I will try to make it as simple and intuitive as possible.
In the Schrödinger picture, the expectation value of a given operator $\hat{\xi}$ (which itself is frozen in time) is defined as follows (with $\psi(t)$ the wavefunction of our system at time $t$):
$$\langle \hat{\xi} (t) \rangle = \langle \psi (t) \lvert \hat{\xi} \rvert \psi(t) \rangle$$
Which is just the average value of the observable corresponding to $\hat{\xi}$ if a measurement is made at time $t.$ Now exactly because the expectation value creates a direct link between what we predict with our theory in QM with what we observe experimentally, then logically however one goes about defining quantum mechanics, we should obtain the same values for $\langle \hat{\xi} (t) \rangle$ to ensure that we're going to predict the correct experimentally expected values (and hence be able to claim then that the two pictures are equivalent).
To show this equivalence, we first use an important property of the unitary time evolution operator, namely
$$\psi(t_1) = \hat{U}(t_1,t_0) \psi(t_0)$$
i.e. we propagate our wavefunction in time be acting $\hat{U}$ on it.
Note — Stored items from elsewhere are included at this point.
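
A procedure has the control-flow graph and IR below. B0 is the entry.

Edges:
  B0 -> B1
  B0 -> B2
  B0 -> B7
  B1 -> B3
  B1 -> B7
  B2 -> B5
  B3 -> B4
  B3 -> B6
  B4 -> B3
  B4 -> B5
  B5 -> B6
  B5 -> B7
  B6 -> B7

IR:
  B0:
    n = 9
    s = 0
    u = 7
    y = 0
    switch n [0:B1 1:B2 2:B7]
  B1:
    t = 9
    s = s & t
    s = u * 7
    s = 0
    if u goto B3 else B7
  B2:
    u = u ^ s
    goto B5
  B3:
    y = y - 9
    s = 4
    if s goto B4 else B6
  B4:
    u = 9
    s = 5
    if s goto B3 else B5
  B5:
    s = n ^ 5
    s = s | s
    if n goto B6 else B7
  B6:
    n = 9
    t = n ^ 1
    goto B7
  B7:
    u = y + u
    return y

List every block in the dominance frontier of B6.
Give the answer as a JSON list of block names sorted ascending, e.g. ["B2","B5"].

idom tree: B1←B0 B2←B0 B3←B1 B4←B3 B5←B0 B6←B0 B7←B0
Dom at joins:
  B3: preds {B1,B4}: {B0,B1} ∩ {B0,B1,B3,B4} = {B0,B1}; idom=B1
  B5: preds {B2,B4}: {B0,B2} ∩ {B0,B1,B3,B4} = {B0}; idom=B0
  B6: preds {B3,B5}: {B0,B1,B3} ∩ {B0,B5} = {B0}; idom=B0
  B7: preds {B0,B1,B5,B6}: {B0} ∩ {B0,B1} ∩ {B0,B5} ∩ {B0,B6} = {B0}; idom=B0

Frontier:
  B3←B1: walk · to B1
  B3←B4: walk B4→B3 to B1
  B5←B2: walk B2 to B0
  B5←B4: walk B4→B3→B1 to B0
  B6←B3: walk B3→B1 to B0
  B6←B5: walk B5 to B0
  B7←B0: walk · to B0
  B7←B1: walk B1 to B0
  B7←B5: walk B5 to B0
  B7←B6: walk B6 to B0
  DF(B0)=∅
  DF(B1)={B5,B6,B7}
  DF(B2)={B5}
  DF(B3)={B3,B5,B6}
  DF(B4)={B3,B5}
  DF(B5)={B6,B7}
  DF(B6)={B7}
  DF(B7)=∅

DF(B6) = ["B7"]

Answer: ["B7"]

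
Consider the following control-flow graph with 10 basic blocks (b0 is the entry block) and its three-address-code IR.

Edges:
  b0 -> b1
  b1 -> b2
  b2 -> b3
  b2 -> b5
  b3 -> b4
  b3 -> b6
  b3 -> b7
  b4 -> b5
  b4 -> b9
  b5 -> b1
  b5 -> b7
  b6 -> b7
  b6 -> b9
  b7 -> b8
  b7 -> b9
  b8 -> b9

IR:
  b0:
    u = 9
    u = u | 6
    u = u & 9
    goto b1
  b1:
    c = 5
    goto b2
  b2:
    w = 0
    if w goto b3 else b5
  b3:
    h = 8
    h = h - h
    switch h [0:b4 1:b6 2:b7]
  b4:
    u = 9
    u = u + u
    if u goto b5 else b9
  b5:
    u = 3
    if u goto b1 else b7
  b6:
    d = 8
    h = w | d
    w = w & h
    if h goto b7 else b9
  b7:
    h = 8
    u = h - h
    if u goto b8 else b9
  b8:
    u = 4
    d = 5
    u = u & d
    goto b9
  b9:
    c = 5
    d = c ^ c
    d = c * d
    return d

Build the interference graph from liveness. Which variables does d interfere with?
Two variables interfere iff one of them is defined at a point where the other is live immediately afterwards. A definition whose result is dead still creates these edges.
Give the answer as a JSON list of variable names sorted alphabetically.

def/use:
  b0: {u} / ∅
  b1: {c} / ∅
  b2: {w} / ∅
  b3: {h} / ∅
  b4: {u} / ∅
  b5: {u} / ∅
  b6: {d,h,w} / {w}
  b7: {h,u} / ∅
  b8: {d,u} / ∅
  b9: {c,d} / ∅

Live sets:
  b0: in=∅ out=∅
  b1: in=∅ out=∅
  b2: in=∅ out={w}
  b3: in={w} out={w}
  b4: in=∅ out=∅
  b5: in=∅ out=∅
  b6: in={w} out=∅
  b7: in=∅ out=∅
  b8: in=∅ out=∅
  b9: in=∅ out=∅

Interference:
  c — {d}
  d — {c,u,w}
  h — {w}
  u — {d}
  w — {d,h}

N(d) = ["c", "u", "w"]

Answer: ["c", "u", "w"]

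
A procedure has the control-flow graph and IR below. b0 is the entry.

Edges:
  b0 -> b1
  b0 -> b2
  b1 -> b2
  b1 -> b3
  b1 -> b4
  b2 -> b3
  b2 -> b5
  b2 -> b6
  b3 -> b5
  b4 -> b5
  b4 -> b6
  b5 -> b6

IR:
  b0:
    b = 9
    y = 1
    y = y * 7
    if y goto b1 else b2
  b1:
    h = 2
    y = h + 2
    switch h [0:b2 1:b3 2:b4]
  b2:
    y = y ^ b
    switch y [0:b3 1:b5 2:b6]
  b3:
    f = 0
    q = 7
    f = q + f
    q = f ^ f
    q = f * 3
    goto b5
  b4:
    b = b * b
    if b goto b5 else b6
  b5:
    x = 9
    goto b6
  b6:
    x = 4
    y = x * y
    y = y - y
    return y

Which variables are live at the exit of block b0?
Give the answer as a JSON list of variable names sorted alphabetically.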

With this, we can now redefine the wavefunction at time $t$ as its value at time $t=0$ upon which we act $\hat{U}(t,0).$ So we rewrite (by a simple substitution) our original expression for $\langle \hat{\xi} (t) \rangle$ as:
$$
\langle \psi (t) \lvert \hat{\xi} \rvert \psi(t) \rangle = \langle \psi (0) \lvert \hat{U}^{\dagger}(t,0) \hat{\xi} \hat{U}(t,0)\rvert \psi(0) \rangle
$$
From the above you can already see the freedom of choice, i.e. to decide to act the time operators either on the wavefunctions or on the operator, by choosing the latter we get:
$$
\langle \psi (0) \lvert \left(\hat{U}^{\dagger}(t,0) \hat{\xi} \hat{U}(t,0)\right)\rvert \psi(0) \rangle = \langle \psi (0) \lvert \hat{\xi}(t) \rvert \psi(0) \rangle
$$
Hence we have successfully shown that the time dependence can also be implemented in the operators, instead of wavefunctions while obtaining the same expectation values for our chosen observable, so let's call $\psi(0) = \psi_h$ with $h$ for Heisenberg, and similarly $\hat{\xi}(t) = \hat{\xi}_h(t).$ With this notation then you can easily relate the operator in the Schrödinger picture with that of the Heisenberg picture by:
$$\hat{\xi}_h(t)=\hat{U}^{\dagger}(t,0) \hat{\xi}_{\rm Schrödinger} \hat{U}(t,0)$$
Finally, from here you can straightforwardly obtain the expression of Heisenberg's equation of motion (although you didn't ask for it, but we've come all this way, may as well show it...):
Take the time derivative of $\hat{\xi}_h(t)$ (using the last equation derived) and by using the relation $d\hat{U}/dt=-\frac{i}{\hbar}\hat{H}\hat{U}$ (and also that $[\hat{H},\hat{U}]=0$):
$$
\begin{align*}
\frac{d\hat{\xi}_h (t)}{dt} &= \frac{d\hat{U}^{\dagger}}{dt} \hat{\xi} \hat{U} + \hat{U}^{\dagger} \hat{\xi}\frac{d\hat{U}}{dt} \\
&= \frac{-1}{i\hbar}(\hat{U}^{\dagger}\hat{H}\hat{\xi}\hat{U}-\hat{U}^{\dagger}\hat{\xi}\hat{H}\hat{U})\\
&=\frac{1}{i\hbar}[\hat{\xi}_h (t),\hat{H}].
\end{align*}
$$